The dotted lines on the flexible screen in the sketches showcase where the virtual inputs would be located but these input zones would only be determined by software and not the actual hardware design. In other words, if this is a gaming smartphone then it doesn't have hardware buttons but instead, it aims to employ a wide enough display to offer dedicated on-screen controls without robbing players of their gaming display area.
Combining two emerging concepts into one
As usual, there is no guarantee that the patented design at hand will ever be pushed into production but it's interesting seeing Sharp considering a combination of two emerging segments into a single device. Specifically, the market already saw a handful of foldable smartphones and gaming-oriented mobile devices so far, but both of these segments are relatively new and untested.

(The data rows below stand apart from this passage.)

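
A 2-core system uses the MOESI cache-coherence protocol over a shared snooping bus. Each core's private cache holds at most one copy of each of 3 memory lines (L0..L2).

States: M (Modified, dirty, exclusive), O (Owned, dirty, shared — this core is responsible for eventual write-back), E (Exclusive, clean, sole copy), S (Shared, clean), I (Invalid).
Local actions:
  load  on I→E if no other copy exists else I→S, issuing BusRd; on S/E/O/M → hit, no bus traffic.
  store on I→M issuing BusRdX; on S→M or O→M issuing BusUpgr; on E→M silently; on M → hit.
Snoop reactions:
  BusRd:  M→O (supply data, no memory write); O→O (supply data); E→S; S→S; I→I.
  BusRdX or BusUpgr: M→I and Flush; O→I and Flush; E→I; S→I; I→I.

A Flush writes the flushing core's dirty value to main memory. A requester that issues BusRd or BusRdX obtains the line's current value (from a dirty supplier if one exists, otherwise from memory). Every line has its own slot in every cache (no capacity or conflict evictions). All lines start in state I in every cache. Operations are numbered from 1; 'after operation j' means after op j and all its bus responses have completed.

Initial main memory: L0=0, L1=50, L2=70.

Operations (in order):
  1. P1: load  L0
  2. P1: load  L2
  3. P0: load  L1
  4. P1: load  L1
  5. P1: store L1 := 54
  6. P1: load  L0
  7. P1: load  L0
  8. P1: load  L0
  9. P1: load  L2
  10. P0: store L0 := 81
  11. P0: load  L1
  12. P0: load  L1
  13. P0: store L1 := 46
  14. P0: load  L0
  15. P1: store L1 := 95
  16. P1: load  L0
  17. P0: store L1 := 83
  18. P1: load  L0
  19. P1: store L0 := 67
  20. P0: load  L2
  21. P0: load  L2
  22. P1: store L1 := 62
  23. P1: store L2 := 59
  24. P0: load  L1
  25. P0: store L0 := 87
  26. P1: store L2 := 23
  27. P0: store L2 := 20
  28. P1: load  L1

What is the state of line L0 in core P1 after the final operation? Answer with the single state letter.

step 1: P1: load  L0  ⟶  IE  (L0)  txn=BusRd  M[L0]=0
step 2: P1: load  L2  ⟶  IE  (L2)  txn=BusRd  M[L2]=70
step 3: P0: load  L1  ⟶  EI  (L1)  txn=BusRd  M[L1]=50
step 4: P1: load  L1  ⟶  SS  (L1)  txn=BusRd  M[L1]=50
step 5: P1: store L1 := 54  ⟶  IM  (L1)  txn=BusUpgr  M[L1]=50
step 6: P1: load  L0  ⟶  IE  (L0)  txn=∅  M[L0]=0
step 7: P1: load  L0  ⟶  IE  (L0)  txn=∅  M[L0]=0
step 8: P1: load  L0  ⟶  IE  (L0)  txn=∅  M[L0]=0
step 9: P1: load  L2  ⟶  IE  (L2)  txn=∅  M[L2]=70
step 10: P0: store L0 := 81  ⟶  MI  (L0)  txn=BusRdX  M[L0]=0
step 11: P0: load  L1  ⟶  SO  (L1)  txn=BusRd  M[L1]=50
step 12: P0: load  L1  ⟶  SO  (L1)  txn=∅  M[L1]=50
step 13: P0: store L1 := 46  ⟶  MI  (L1)  txn=BusUpgr+Flush  M[L1]=54
step 14: P0: load  L0  ⟶  MI  (L0)  txn=∅  M[L0]=0
step 15: P1: store L1 := 95  ⟶  IM  (L1)  txn=BusRdX+Flush  M[L1]=46
step 16: P1: load  L0  ⟶  OS  (L0)  txn=BusRd  M[L0]=0
step 17: P0: store L1 := 83  ⟶  MI  (L1)  txn=BusRdX+Flush  M[L1]=95
step 18: P1: load  L0  ⟶  OS  (L0)  txn=∅  M[L0]=0
step 19: P1: store L0 := 67  ⟶  IM  (L0)  txn=BusUpgr+Flush  M[L0]=81
step 20: P0: load  L2  ⟶  SS  (L2)  txn=BusRd  M[L2]=70
step 21: P0: load  L2  ⟶  SS  (L2)  txn=∅  M[L2]=70
step 22: P1: store L1 := 62  ⟶  IM  (L1)  txn=BusRdX+Flush  M[L1]=83
step 23: P1: store L2 := 59  ⟶  IM  (L2)  txn=BusUpgr  M[L2]=70
step 24: P0: load  L1  ⟶  SO  (L1)  txn=BusRd  M[L1]=83
step 25: P0: store L0 := 87  ⟶  MI  (L0)  txn=BusRdX+Flush  M[L0]=67
step 26: P1: store L2 := 23  ⟶  IM  (L2)  txn=∅  M[L2]=70
step 27: P0: store L2 := 20  ⟶  MI  (L2)  txn=BusRdX+Flush  M[L2]=23
step 28: P1: load  L1  ⟶  SO  (L1)  txn=∅  M[L1]=83

state = I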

On the foldable side of things, Samsung is launching the Galaxy Fold this month as its first-ever smartphone to adopt a foldable form factor powered by flexible display technology, and other OEMs are expected to follow in Samsung's footsteps with their own products, but only time will tell if this new form factor will prove to be a success especially given the relatively high entry-level price.
On the other hand, several OEMs have also launched new smartphone models dedicated to mobile gaming but once again, this segment has yet to prove itself. Earlier this year there were rumors that the Razer Phone 3 has been canceled and the product's future remains uncertain to this day.
Some industry watchers (and even AT&T) believe that the 5G era will breathe life into mobile gaming as streaming services ramp up, and some OEMs may want to capitalize on this market shift early-on by launching dedicated gaming smartphones and establishing themselves as solution providers for mobile gaming needs.
Sharp, on the other hand, might want to tackle both the emerging foldable and gaming smartphone segments by releasing a single product characterized by both of these traits. It might work, but then again it might represent twice the risk.
This isn't the first patent application describing a foldable Sharp smartphone as an earlier find suggested that the OEM is also entertaining the idea of creating a more conventional foldable phone, at least as far as the image format is concerned. Having said that, Sharp may have not yet made a decision as to how it should join the foldable smartphone scene and only time will tell if it will become the first Japanese OEM to have a foldable phone ready for consumers.